In scena una donna e tutte le donne del mondo. “On the other hand” come riflessione, ripensamento e possibilità di reazione, come ricerca di individualità e unicità ma anche di relazione e dialogo nella possibilità di condivisione. Il corpo sulla scena delinea immagini disegnando lo spazio con la reazione del riflesso ai condizionamenti del mondo.

Una storia femminile.

In questo tempo, in questa parte del mondo una donna cerca la propria immagine nel mondo e nel tempo. Si relaziona al suo mondo interiore e a tutto ciò a cui è capace di accedere del mondo, costruisce una piccola storia fatta di reazioni e riflessi fisici, corporei.

Una storia fatta di movimento. Una costruzione di immagini in movimento, in continua trasformazione.

La creazione di un discorso sull’identità si forma attraverso la distruzione di ogni immagine raggiunta e evocata nella rappresentazione coreografica.

Azione fatta di passaggi logici, salti pindarici, processi di sviluppo ritmico, dinamiche interrotte, ripetizioni necessarie, notazioni inconcludenti, percorsi non lineari, indugi, oscillazioni. Immagine vulnerabile e umana e per questo paradossalmente eterna e universale.

L’azione arriva come un’intuizione e quindi chiara completa e fulminea. Il racconto di anima danzante che attraverso il movimento si mostra e cerca di rendersi visibile.

“on the other hand” nasce dopo la creazione di “Mousing”, performance concepita per una danzatrice coreana e interpretata da Jin Yeob Cha.

Scrivendo di “Mousing”:

Pensiamo a quel movimento delle dita sulla schiena curva del mouse. Un movimento che e’ sempre indice di ricerca totale sulla superficie dello spazio digitale, un gesto che collega il corpo pensante alla macchina virtuale del web. Il movimento delle dita è biologicamente e antropologicamente un esercizio fisico, ancestrale, universale, biologico. L’accesso al mondo virtuale avviene attraverso il movimento delle dita e compone e scompone immaginari, informazioni, situazioni reali o costruzioni personali. Con un semplice movimento di un dito richiamiamo immagini che hanno attraversato il tempo.Una figura femminile porta in scena la sua trasformazione. E’ una piccola storia. Quasi un monologo. Si cercano delle immagini e le immagini ci cercano. Tutto quello che vediamo è impresso nel tempo che continua a trascorrere. E’ una storia sulla memoria che attraversa presente e passato. Ogni immagine ha una storia, è nata, ha amato, ha sofferto e poi talvolta si è come addormentata e altre immagini sono arrivate. La figura femminile è una immagine e dialoga con le immagini che evoca.

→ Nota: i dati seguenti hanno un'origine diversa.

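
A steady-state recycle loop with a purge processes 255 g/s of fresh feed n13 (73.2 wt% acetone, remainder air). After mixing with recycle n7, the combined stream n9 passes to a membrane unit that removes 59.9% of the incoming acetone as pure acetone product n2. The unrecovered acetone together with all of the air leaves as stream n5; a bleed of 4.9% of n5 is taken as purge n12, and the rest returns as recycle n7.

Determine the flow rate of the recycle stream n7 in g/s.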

Una rosa è sempre stata una rosa, un pesce rosso è sempre stato un pesce rosso e questa figura è sempre stata una figura. Questa figura sul palco, questa donna rappresenta tutte le figure della storia. Attraversa il tempo.

On the other hand è una conseguenza e un effetto di “Mousing” ma ne è anche il ripensamento, la riflessione e il riflesso. Si pone in confronto e rappresenta la possibilità di dialogo nell’ interpretazione e la danza di uno stesso intento coreografico.

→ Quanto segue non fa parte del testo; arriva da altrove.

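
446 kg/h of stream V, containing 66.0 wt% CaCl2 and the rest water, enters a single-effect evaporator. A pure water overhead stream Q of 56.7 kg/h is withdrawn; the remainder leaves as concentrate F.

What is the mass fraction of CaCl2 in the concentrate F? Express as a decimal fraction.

CaCl2 is not removed: 446×0.660 = 294.36 kg/h of CaCl2 enters F.
Concentrate = 446 − 56.7 = 389.3 kg/h.
Mass fraction = 294.36/389.3 = 0.756.

0.756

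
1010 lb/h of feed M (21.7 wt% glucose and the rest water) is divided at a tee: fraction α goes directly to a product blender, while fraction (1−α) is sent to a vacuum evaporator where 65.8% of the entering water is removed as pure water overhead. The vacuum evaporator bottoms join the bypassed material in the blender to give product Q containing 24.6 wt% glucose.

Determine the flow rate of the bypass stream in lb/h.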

I due lavori coreografici sono autonomi e possono essere rappresentati indipendentemente l’uno dall’altro. Sono due storie.

Ma potrebbero essere rappresentati uno dopo l’altro nello stesso programma come la rappresentazione di storie riflesse l’una nell’altra.

In scena la danzatrice e una palla di vetro piena di acqua. Dentro all’acqua un pesce.